Transparency: Die Verbraucher haben nicht nur ein großes Sicherheitsbedürfnis, auch ethische Aspekte bei der Beurteilung von Lebensmitteln werden zunehmend wichtig. Die Herstellung der Lebensmittel müsse auch mit den Werten der Konsumenten kompatibel sein. Essbare Ethik. Das mache das Thema Transparenz noch bedeutsamer. „Das Interesse an sicheren Lebensmitteln und die Sorge um deren Herkunft hat sich zu einem Dauerthema in unserer Esskultur entwickelt“, konstatiert Rützler und verweist auf eine Umfrage des Meinungsforschungsinstituts Forsa aus dem Jahr 2014. Die habe gezeigt, dass ein Großteil der Deutschen trotz der wachsenden Zahl von Gütesiegeln auch im Hinblick auf Umwelt- und Tierschutzstandards nur ein geringes Vertrauen in die Lebensmittelindustrie hat. Neue Technologien können ihrer Meinung dabei helfen, das Vertrauen in die Lebensmittelindustrie zu stärken, indem sie die Herkunft von Produkten nachverfolgbar machen. Rützler führt als Beispiel in diesem Kontext die Blockchain an, um mit Technologie überregional und sogar global Nähe, Sicherheit und Vertrauen erzeugen zu können. Eine Blockchain ist eine Art transparente Datenbank, in die jede auch noch so kleine Transaktion, die in Beziehung zu einem Produkt steht, eingeht und für die Mitglieder des Netzwerks einsehbar ist. Rützlers Trendprognose: „Die Weichen für mehr Transparenz und ein damit in der Folge wieder wachsendes Vertrauen in die Lebensmittelindustrie sind gestellt: Technologien, um Herkunftsnachweise und Lieferketten lückenlos nachvollziehen zu können, stehen in den Startlöchern. Jedoch ob und wie schnell sich der „Transparency“-Trend
… durchsetzt, wird sich daran entscheiden, wie die Konsumenten ihre neue Macht beim täglichen Einkauf nutzen werden.“
Healthy Hedonism: Auch wenn unter den Konsumenten keine Einigkeit darüber herrsche, was genau unter „gesunder Ernährung“ verstanden wird, konstatiert Rützler einen Abschied von einem rein funktionalen Gesundheitsverständnis, das auf dem Gesetz des Verzichts basierte, und den Beginn einer neuen Ära des gesunden und sinnlichen Genießens: Lustvoll leben statt asketisch leiden.
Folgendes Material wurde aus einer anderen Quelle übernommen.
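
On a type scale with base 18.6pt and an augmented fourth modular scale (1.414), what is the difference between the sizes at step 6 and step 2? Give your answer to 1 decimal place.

111.5pt

Step 2: 18.6 × 1.414² = 37.189pt
Step 6: 18.6 × 1.414⁶ = 148.665pt
Difference: 148.665 − 37.189 = 111.476pt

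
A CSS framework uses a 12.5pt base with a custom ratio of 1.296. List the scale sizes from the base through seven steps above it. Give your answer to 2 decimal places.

12.50pt, 16.20pt, 21.00pt, 27.21pt, 35.26pt, 45.70pt, 59.23pt, 76.76pt

Step 0: 12.5pt
Step 1: 12.5 × 1.296 = 16.20
Step 2: 12.5 × 1.296² = 21.00
Step 3: 12.5 × 1.296³ = 27.21
Step 4: 12.5 × 1.296⁴ = 35.26
Step 5: 12.5 × 1.296⁵ = 45.70
Step 6: 12.5 × 1.296⁶ = 59.23
Step 7: 12.5 × 1.296⁷ = 76.76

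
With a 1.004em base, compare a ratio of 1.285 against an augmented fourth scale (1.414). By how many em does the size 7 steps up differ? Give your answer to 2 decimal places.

At 1.285: 1.004 × 1.285⁷ = 5.8084em
Augmented fourth: 1.004 × 1.414⁷ = 11.3470em
Difference: 11.3470 − 5.8084 = 5.5386em

5.54em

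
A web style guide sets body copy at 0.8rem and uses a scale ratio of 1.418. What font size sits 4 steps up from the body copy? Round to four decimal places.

Every step multiplies by the scale ratio.
0.8 × 1.418⁴ = 0.8 × 4.04301 ≈ 3.2344

3.2344rem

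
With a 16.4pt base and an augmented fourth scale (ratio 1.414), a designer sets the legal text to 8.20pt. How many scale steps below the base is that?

1.414ⁿ = 16.4 / 8.20 = 2.0000
n = ln(2.0000) / ln(1.414) = 0.6931 / 0.3464 ≈ 2.00

2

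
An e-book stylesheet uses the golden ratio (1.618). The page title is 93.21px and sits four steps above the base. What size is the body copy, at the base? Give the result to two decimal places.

Moving from step +4 to step +0 is 4 steps down, so divide by r⁴.
93.21 ÷ 1.618⁴ = 93.21 ÷ 6.85353 ≈ 13.600

13.60px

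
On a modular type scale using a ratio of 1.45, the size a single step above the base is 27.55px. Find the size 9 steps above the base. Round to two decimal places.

The gap is 9 − (1) = 8 steps, so the factor is 1.45^8.
27.55 × 1.45⁸ = 27.55 × 19.54088 ≈ 538.351

538.35px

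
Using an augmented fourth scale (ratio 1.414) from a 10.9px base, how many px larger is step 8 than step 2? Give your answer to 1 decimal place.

152.4px

Step 2: 10.9 × 1.414² = 21.793px
Step 8: 10.9 × 1.414⁸ = 174.189px
Difference: 174.189 − 21.793 = 152.396px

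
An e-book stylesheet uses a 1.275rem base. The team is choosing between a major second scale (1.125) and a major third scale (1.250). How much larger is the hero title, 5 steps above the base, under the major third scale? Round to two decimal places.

Major second: 1.275 × 1.125⁵ = 2.2976rem
Major third: 1.275 × 1.250⁵ = 3.8910rem
Difference: 3.8910 − 2.2976 = 1.5934rem

1.59rem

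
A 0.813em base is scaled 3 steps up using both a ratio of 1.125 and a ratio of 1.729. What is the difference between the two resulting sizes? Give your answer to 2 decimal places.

3.04em

At 1.125: 0.813 × 1.125³ = 1.1576em
At 1.729: 0.813 × 1.729³ = 4.2022em
Difference: 4.2022 − 1.1576 = 3.0446em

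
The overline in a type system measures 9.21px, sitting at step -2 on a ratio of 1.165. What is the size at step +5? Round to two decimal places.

The gap is 5 − (-2) = 7 steps, so the factor is 1.165^7.
9.21 × 1.165⁷ = 9.21 × 2.91260 ≈ 26.825

26.83px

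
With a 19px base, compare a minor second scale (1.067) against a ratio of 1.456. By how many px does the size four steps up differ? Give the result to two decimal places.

Minor second: 19.0 × 1.067⁴ = 24.6270px
At 1.456: 19.0 × 1.456⁴ = 85.3884px
Difference: 85.3884 − 24.6270 = 60.7614px

60.76px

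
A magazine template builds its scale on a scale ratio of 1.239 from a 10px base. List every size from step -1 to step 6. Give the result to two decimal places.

Step -1: 10.0 ÷ 1.239 = 8.07
Step 0: 10px
Step 1: 10.0 × 1.239 = 12.39
Step 2: 10.0 × 1.239² = 15.35
Step 3: 10.0 × 1.239³ = 19.02
Step 4: 10.0 × 1.239⁴ = 23.57
Step 5: 10.0 × 1.239⁵ = 29.20
Step 6: 10.0 × 1.239⁶ = 36.18

8.07px, 10.00px, 12.39px, 15.35px, 19.02px, 23.57px, 29.20px, 36.18px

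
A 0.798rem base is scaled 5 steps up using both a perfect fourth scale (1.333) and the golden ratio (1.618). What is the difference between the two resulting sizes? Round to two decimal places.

Perfect fourth: 0.798 × 1.333⁵ = 3.3586rem
Golden ratio: 0.798 × 1.618⁵ = 8.8490rem
Difference: 8.8490 − 3.3586 = 5.4904rem

5.49rem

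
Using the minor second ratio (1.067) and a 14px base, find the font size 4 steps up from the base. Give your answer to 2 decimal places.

14.0 × 1.067⁴ = 14.0 × 1.29616 ≈ 18.15

18.15px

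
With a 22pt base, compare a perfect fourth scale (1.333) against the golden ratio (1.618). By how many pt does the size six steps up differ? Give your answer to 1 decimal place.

271.3pt

Perfect fourth: 22.0 × 1.333⁶ = 123.425pt
Golden ratio: 22.0 × 1.618⁶ = 394.724pt
Difference: 394.724 − 123.425 = 271.299pt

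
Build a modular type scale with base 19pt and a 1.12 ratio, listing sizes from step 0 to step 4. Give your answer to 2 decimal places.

Step 0: 19pt
Step 1: 19.0 × 1.12 = 21.28
Step 2: 19.0 × 1.12² = 23.83
Step 3: 19.0 × 1.12³ = 26.69
Step 4: 19.0 × 1.12⁴ = 29.90

19.00pt, 21.28pt, 23.83pt, 26.69pt, 29.90pt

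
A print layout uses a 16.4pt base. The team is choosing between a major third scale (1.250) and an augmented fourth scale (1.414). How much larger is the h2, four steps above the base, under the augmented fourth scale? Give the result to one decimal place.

25.5pt

Major third: 16.4 × 1.250⁴ = 40.039pt
Augmented fourth: 16.4 × 1.414⁴ = 65.560pt
Difference: 65.560 − 40.039 = 25.521pt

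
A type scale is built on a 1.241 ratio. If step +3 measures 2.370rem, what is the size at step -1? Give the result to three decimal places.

0.999rem

The gap is -1 − (3) = -4 steps, so the factor is 1.241^-4.
2.370 ÷ 1.241⁴ = 2.370 ÷ 2.37185 ≈ 0.999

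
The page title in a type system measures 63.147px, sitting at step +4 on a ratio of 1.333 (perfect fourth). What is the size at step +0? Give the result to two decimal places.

20.00px

63.147 ÷ 1.333⁴ = 63.147 ÷ 3.15733 ≈ 20.000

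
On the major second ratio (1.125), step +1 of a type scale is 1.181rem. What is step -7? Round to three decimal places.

0.460rem

The gap is -7 − (1) = -8 steps, so the factor is 1.125^-8.
1.181 ÷ 1.125⁸ = 1.181 ÷ 2.56578 ≈ 0.460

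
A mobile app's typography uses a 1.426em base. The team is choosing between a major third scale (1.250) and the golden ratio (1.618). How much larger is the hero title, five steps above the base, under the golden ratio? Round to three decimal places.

Major third: 1.426 × 1.250⁵ = 4.35181em
Golden ratio: 1.426 × 1.618⁵ = 15.81292em
Difference: 15.81292 − 4.35181 = 11.46111em

11.461em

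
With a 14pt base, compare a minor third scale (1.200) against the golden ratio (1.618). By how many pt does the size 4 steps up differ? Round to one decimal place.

Minor third: 14.0 × 1.200⁴ = 29.030pt
Golden ratio: 14.0 × 1.618⁴ = 95.949pt
Difference: 95.949 − 29.030 = 66.919pt

66.9pt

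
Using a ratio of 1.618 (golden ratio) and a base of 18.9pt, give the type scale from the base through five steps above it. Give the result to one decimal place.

Step 0: 18.9pt
Step 1: 18.9 × 1.618 = 30.6
Step 2: 18.9 × 1.618² = 49.5
Step 3: 18.9 × 1.618³ = 80.1
Step 4: 18.9 × 1.618⁴ = 129.5
Step 5: 18.9 × 1.618⁵ = 209.6

18.9pt, 30.6pt, 49.5pt, 80.1pt, 129.5pt, 209.6pt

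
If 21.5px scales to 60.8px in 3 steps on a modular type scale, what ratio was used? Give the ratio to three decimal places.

The ratio satisfies 21.5 × r³ = 60.8, so r = (60.8 / 21.5)^(1/3).
r = 2.8279^(1/3) ≈ 1.4141

1.414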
In Frankreich hätte – anders als in Deutschland - schon immer die Überzeugung geherrscht: Was nicht schmeckt, kann nicht gesund sein. „Auch in Deutschland nehmen immer mehr Menschen Abschied von einem allzu rationalen und asketischen Zugang zur Gesundheit, legen beim Essen mehr Gewicht auf die sensorische Qualitat und Frische der Ausgangsprodukte, auf Sorgfältigkeit und Raffinesse bei der Zubereitung sowie eine stressfreie Zeit zum Essen.“
Rützlers weitere Prognose zu diesem Trend: „Dass sich Gesundheit und Genuss nicht ausschließen, ist eine Entwicklung, die von Konsumenten begrüßt wird. Zu lange musste vor allem im deutschsprachigen Raum für die Gesundheit Verzicht geübt werden – der Trend ‚Healthy Hedonism‘ kommt einer kulinarischen Befreiung gleich. Nun liegt es an den Produzenten, Gastronomen und Händlern, Lebensmittel und Speisen nicht nur mit dem Etikett ‚gesund‘ zu versehen, sondern genussvolle Erlebnisse zu schaffen.“
Betriebskantinen: Ein thematischer Fokus Rützlers in dem Foodreport 2019 liegt neben den Foodtrends in diesem Jahr auf Betriebskantinen. Rützler: „Gesund genießen in der Kantine – was lange Zeit paradox klang, wird nun nach und nach Wirklichkeit. Die Gemeinschaftsgastronomie erlebt einen Aufschwung – vor allem, weil erkannt wird, dass in Zeiten der Kreativökonomie Austausch, Kommunikation und Interaktion wichtige Aspekte unserer täglichen Arbeit sind.“ Die Megatrends Individualisierung, Konnektivität, New Work und Gesundheit hätten auch in Kantinen, Mensen und sogar bei der Verpflegung in Schulen, Krankenhäusern und Seniorenheimen immer tiefere Spuren hinterlassen – und das im positiven Sinne. Und so wandeln sich Betriebskantinen „zu Genusstempeln und zu Orten, wo sich Menschen zum beruflichen Austausch, aber auch für kreative Pausen begegnen. Zugleich erfüllen sie immer mehr eine kuratierende Rolle hinsichtlich gesunder Ernährung als wichtigem Pfeiler des betrieblichen Gesundheitsmanagements.“ Die Betriebskantine sei inzwischen für viele Unternehmen das Aushängeschild ihrer Corporate Identity geworden, und damit das perfekte Schaufenster, um einen Einblick in die Unternehmenskultur zu bekommen: „Betriebliche Esskultur ist Ausdruck der Wertschätzung der Mitarbeiter.“ Unternehmen seien daher gefordert, ihre Betriebskantinen fit zu machen für das 21. Jahrhundert: „Kantinen sind Treffpunkte. Sie fördern den informellen Austausch der Mitarbeiter, können für interne Meetings oder Kundengespräche genutzt werden. Eine entsprechende Architektur unterstützt diese Funktionen mit einem offenen Sitzbereich, aber auch mit Rückzugsorten, die für vertrauliche Gespräche geschlossen werden können.“ Kurz: „Essen schafft Kommunikation schafft Produktivität“. Ausführliche Informationen dazu in Catering inside, 04/2018.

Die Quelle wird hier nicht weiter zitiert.